No one is born wanting to do this

english

winnenden

Spiegel Online on Winnenden School Shooting

Today, 17 year-old Tim K., armed with a Baretta, shot and killed fifteen people in and around his former Albertville high school in Winnenden, Germany. He eventually shot himself in a gunfight with police.

The media hype and political debate that ensues now, is missing the most dramatic aspect of this tragedy, I think: No one is born wanting to do this.

At 9:30 this morning, when the first shots were fired, our first imperative is to protect, guard and defend the students, teachers and citizens of Winnenden and Wendlingen, to many of whom Tim K. today brought untold distress, loss of loved ones and for fifteen, senseless death. During these hours, we ask the brave police officers of Baden-Württemberg to comitt the full resources of our strong state to this fight. At great risk for their own health and lives, we task them to stop Tim K. and, if absolutely necessary, to bring him down.

When, around 12:30, we learn that Tim K. is dead and imminent danger is over, we turn to the victims of the tragedy. When we see traumatized fifth graders on TV and learn about casualties, we send psychologists to help cope the trauma, establish hotlines and our representatives express their deepest sympathies with those, whose loved ones perished. Some of us light candles, bring flowers, pray or put commemorative videos on youtube.

But what then?

We think about harsher gun laws, and maybe we need them. We consider metal detectors and heightened school security. We wonder, which effects violent video-games could have.

Captured by the horrendous events of this sad day, shocked by Tim K.’s violence, it is easy to remain in the grip of our primordial, and functional, reflexes, to protect and to defend, to console and to mourn. 

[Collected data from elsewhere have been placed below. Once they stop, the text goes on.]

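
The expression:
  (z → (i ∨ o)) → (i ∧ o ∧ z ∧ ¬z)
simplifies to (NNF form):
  z ∧ ¬i ∧ ¬o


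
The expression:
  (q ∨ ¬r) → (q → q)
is always true.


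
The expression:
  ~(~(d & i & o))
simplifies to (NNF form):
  d & i & o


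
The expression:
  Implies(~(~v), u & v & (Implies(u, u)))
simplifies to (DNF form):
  u | ~v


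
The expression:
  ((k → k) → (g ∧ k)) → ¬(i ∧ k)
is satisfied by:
  {g: False, k: False, i: False}
  {i: True, g: False, k: False}
  {k: True, g: False, i: False}
  {i: True, k: True, g: False}
  {g: True, i: False, k: False}
  {i: True, g: True, k: False}
  {k: True, g: True, i: False}


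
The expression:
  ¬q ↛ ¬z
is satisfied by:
  {z: True, q: False}


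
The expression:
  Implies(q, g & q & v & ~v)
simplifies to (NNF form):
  ~q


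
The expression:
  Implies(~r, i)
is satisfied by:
  {i: True, r: True}
  {i: True, r: False}
  {r: True, i: False}


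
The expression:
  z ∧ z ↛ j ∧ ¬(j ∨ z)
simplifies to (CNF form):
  False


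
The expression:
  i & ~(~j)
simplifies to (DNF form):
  i & j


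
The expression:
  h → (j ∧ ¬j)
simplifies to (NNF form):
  ¬h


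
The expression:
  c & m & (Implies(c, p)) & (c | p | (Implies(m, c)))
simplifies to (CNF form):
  c & m & p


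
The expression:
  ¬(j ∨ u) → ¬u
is always true.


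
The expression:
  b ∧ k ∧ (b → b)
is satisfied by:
  {b: True, k: True}


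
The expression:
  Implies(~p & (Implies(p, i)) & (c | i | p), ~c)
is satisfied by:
  {p: True, c: False}
  {c: False, p: False}
  {c: True, p: True}


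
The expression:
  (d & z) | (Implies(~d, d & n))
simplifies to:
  d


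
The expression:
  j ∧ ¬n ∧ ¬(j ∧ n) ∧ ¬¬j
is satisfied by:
  {j: True, n: False}


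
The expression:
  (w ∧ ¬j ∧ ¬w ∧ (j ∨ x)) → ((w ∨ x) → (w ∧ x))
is always true.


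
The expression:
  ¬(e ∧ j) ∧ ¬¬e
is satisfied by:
  {e: True, j: False}


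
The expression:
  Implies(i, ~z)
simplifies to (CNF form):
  ~i | ~z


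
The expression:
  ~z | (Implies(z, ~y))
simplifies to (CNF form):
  ~y | ~z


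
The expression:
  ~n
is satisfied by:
  {n: False}


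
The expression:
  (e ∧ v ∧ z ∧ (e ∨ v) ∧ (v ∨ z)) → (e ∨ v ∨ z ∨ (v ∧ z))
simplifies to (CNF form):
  True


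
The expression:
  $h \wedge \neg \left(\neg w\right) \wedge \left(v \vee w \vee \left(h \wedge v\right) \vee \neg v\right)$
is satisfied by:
  {h: True, w: True}


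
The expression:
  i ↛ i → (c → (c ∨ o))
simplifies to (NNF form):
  True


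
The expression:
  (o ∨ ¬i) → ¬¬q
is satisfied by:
  {i: True, q: True, o: False}
  {q: True, o: False, i: False}
  {i: True, q: True, o: True}
  {q: True, o: True, i: False}
  {i: True, o: False, q: False}


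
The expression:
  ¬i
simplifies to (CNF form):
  ¬i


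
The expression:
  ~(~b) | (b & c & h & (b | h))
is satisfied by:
  {b: True}


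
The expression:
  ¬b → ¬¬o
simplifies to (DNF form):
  b ∨ o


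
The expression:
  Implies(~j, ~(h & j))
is always true.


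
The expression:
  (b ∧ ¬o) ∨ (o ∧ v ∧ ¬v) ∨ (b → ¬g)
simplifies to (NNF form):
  ¬b ∨ ¬g ∨ ¬o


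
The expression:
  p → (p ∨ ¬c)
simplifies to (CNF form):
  True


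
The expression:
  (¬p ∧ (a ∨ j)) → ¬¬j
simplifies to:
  j ∨ p ∨ ¬a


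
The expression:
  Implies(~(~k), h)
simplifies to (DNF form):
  h | ~k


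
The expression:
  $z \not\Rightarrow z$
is never true.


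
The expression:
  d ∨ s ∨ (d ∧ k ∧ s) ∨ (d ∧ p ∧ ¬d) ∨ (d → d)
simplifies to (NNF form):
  True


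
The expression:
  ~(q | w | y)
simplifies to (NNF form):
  ~q & ~w & ~y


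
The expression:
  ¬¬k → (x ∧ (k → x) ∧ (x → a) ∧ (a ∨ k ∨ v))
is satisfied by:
  {x: True, a: True, k: False}
  {x: True, a: False, k: False}
  {a: True, x: False, k: False}
  {x: False, a: False, k: False}
  {x: True, k: True, a: True}


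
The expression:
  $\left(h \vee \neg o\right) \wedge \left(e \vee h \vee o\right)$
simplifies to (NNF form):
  $h \vee \left(e \wedge \neg o\right)$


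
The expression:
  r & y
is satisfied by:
  {r: True, y: True}


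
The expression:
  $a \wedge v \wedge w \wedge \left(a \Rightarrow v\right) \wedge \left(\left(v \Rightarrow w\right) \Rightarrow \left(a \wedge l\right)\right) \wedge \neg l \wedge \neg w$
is never true.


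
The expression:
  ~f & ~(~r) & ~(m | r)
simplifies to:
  False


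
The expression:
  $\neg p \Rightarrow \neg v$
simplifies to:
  $p \vee \neg v$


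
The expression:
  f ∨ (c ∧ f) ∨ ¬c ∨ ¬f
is always true.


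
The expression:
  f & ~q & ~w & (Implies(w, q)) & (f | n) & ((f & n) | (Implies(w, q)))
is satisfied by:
  {f: True, q: False, w: False}


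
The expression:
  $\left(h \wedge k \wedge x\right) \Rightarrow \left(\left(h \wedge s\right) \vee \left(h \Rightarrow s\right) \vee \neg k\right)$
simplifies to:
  $s \vee \neg h \vee \neg k \vee \neg x$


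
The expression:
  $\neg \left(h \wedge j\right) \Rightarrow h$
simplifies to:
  $h$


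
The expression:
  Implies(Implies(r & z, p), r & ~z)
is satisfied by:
  {r: True, p: False, z: False}
  {r: True, z: True, p: False}
  {r: True, p: True, z: False}


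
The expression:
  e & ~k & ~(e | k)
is never true.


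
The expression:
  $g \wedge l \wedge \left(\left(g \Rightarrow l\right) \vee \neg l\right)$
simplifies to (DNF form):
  $g \wedge l$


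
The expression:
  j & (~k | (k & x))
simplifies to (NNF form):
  j & (x | ~k)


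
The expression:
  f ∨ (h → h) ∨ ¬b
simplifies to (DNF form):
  True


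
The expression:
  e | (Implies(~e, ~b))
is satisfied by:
  {e: True, b: False}
  {b: False, e: False}
  {b: True, e: True}


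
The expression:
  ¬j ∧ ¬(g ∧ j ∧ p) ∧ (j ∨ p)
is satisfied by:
  {p: True, j: False}


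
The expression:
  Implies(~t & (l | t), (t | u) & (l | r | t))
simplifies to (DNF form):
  t | u | ~l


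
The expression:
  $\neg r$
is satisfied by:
  {r: False}


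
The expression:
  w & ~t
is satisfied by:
  {w: True, t: False}


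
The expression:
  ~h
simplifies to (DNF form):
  ~h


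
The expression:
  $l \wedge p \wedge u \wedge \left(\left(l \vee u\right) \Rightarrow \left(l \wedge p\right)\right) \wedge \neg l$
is never true.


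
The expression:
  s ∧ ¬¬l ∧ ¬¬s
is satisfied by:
  {s: True, l: True}


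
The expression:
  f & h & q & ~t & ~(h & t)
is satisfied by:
  {h: True, f: True, q: True, t: False}


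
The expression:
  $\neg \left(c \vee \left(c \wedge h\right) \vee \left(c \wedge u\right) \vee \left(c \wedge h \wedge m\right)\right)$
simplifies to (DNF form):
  $\neg c$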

But we must not. For the victim’s sake, for Tim K.’s sake, for all our sake, we must move beyond the easy reflexes.

For in the words of fictitious US President Josiah Bartlet, Tim K. “wasn’t born wanting to do this”.

“We’re not doing nearly enough, not nearly enough to teach our children well, and we can do better, and we must do better, and we will do better, and we will start this moment today! They weren’t born wanting to do this.”
Fictitious US President Joshiah Bartlet on the TV show “The West Wing“.

Tim K., like everyone, was not born wanting to kill. And still, he did today, at the age of 17, kill fifteen people which shows that we, as a society, have failed him. When someone at such a young age, grows up to find himself disappointed, hurt, disrespected, without perspective, not loved and ultimately, angry, without us even noticing, all of us, certainly not just the teachers of Albertville high school, have failed. 

The school shooting of Winnenden indeed is a call to arms, not just against arms, violent video-games or open schoolhouses. It is a call upon us to ensure that not only, is “no child left behind” in literacy and numeracy, but also, that no child in our schools is left to him- or herself and without hope, attention and affection. In that regard, the Winnenden, Erfurt, Columbine or Virginia Tech massacres are only the few, tragically visible, likely statistically insignificant tips of the icebergs of failure in our schools.

This momentous task surely is one of becoming and perfecting, not of achieving. But still, we must try. And we can, and we know how to: by providing our overworked and sometimes ill-equipped teachers with more colleagues, more resources and more skills. This, amongst other things, will require a lot of money.

This is what I believe we should think, talk and work on in the aftermath of Winnenden, what I wish our chancellor, Dr. Angela Merkel had mentioned and what, to my mind surely is the highest respect we can pay to Tim K.’s victims: to use the momentum of this tragedy to devote the resources needed to the one institution where we as a free society and liberal state can shape what becomes of children once they are born into our world, and therefore, our responsibility.